The lack of attention to monkeypox means basic questions—such as which animal or animals in fact spread the virus—remain unanswered. Despite the name, monkeypox is more commonly found in rodents, though it can infect a wide range of species, including primates and rabbits. When it comes to the virus’s natural animal reservoir, “we don’t know,” says Boghuma Titanji, an infectious-disease doctor at Emory. In addition to the Nigeria outbreak that began in 2017, a separate outbreak of a more severe form of monkeypox has been intensifying around the Democratic Republic of Congo, where the virus has long circulated. The Congo has seen 1,200 cases and 58 deaths this year alone.

Only now, with a few hundred cases outside Africa, particularly in rich countries, do we “see a shift in attention,” Titanji says. Earlier investments in research might have identified strategies to prevent spillovers from a reservoir before they happened. And now, scientists around the world are scrambling to understand the full range of monkeypox’s transmission and symptoms in the middle of a global outbreak. “We could have been doing this much sooner and more preemptively,” she says.

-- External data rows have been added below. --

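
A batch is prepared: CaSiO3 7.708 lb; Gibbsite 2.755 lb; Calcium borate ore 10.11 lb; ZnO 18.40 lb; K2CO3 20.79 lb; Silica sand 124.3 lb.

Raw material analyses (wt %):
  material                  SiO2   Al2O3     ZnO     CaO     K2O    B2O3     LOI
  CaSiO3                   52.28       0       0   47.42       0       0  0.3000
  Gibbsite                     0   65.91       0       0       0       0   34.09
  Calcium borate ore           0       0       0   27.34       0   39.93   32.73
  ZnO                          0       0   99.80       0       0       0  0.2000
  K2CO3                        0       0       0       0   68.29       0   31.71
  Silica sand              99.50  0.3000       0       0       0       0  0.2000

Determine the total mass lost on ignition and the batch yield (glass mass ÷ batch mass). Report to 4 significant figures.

LOI loss = 11.15 lb; glass = 172.9 lb; yield = 93.94%

Values along the way are shown rounded to four significant digits in the printout; every computation carries full float precision through every step; exactly one rounding goes into every reported result. All derived quantities, which include ignition loss, six oxide percentages, glass mass, totals, the yield, are rebuilt at full precision, as given in question or answer, starting from the weights on 172.9 lb of glass.
Material-by-material LOI:
  CaSiO3: 7.708 × 0.003000 = 0.02312 lb
  Gibbsite: 2.755 × 0.3409 = 0.9392 lb
  Calcium borate ore: 10.11 × 0.3273 = 3.309 lb
  ZnO: 18.40 × 0.002000 = 0.03680 lb
  K2CO3: 20.79 × 0.3171 = 6.593 lb
  Silica sand: 124.3 × 0.002000 = 0.2486 lb
Total LOI = 11.15 lb
Glass = batch − LOI = 184.1 − 11.15 = 172.9 lb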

“Most of our information on the epidemiology and the clinical presentation [comes from] the early ’80s,” Rimoin says. Monkeypox was of particular interest then because doctors worried that it might sweep in following the eradication of its more severe relative, smallpox. Since then, however, monkeypox has been “neglected lamentably,” says David Heymann, an epidemiologist at the London School of Hygiene and Tropical Medicine who has studied the virus in the Congo. He ticked off a list of basic questions he would like to see answered: “What does this virus do in immunocompromised people? Is there an asymptomatic form of infection? Does that asymptomatic form transmit to others? Is it transmitted by fomites when you sneeze or cough? Things like that are not known.”

In particular, Heymann notes that the milder West Africa clade of the virus in Nigeria and now around the world may behave differently than the more severe and slightly better characterized one found in the Congo. Its relative mildness may have helped it spread, because people who are very sick are less likely to travel. Not everyone infected with the West Africa clade seems to get a generalized rash that is normally associated with the virus, Heymann adds. And the possibility of sexual transmission is not fully understood. Monkeypox sores can occur on many parts of the body, so their appearance in the genital area may have begun as a random event that then allowed it to spread through physical contact during sex. Whether the virus also spreads through semen or vaginal fluids, however, is unknown. Such studies hadn’t been done, even though the 2017 Nigeria outbreak already hinted at the role of transmission during sex.

As monkeypox has gone global, patients in Europe and North America are getting antiviral drugs. Health-care workers and close contacts of patients are being offered vaccines. But at his hospital in Nigeria, Ogoina says, doctors never had any of the antiviral drugs or vaccines. All they had for monkeypox patients was supportive care. Furthermore, case numbers are likely being underestimated right now. “We need to step up surveillance,” he says, pointing to the need for more labs that can diagnose the virus, antibody surveys to study its prevalence, and monitoring of potential animal carriers.

Countries in Europe and North Americas may be able to tame their monkeypox outbreaks. But “an infection anywhere is potentially an infection everywhere,” Rimoin says. As long as monkeypox circulates in Africa, it will keep seeding cases elsewhere. And it will keep sickening and killing people in Africa. The early warning signs for monkeypox were there all along, and they should be by now unignorable.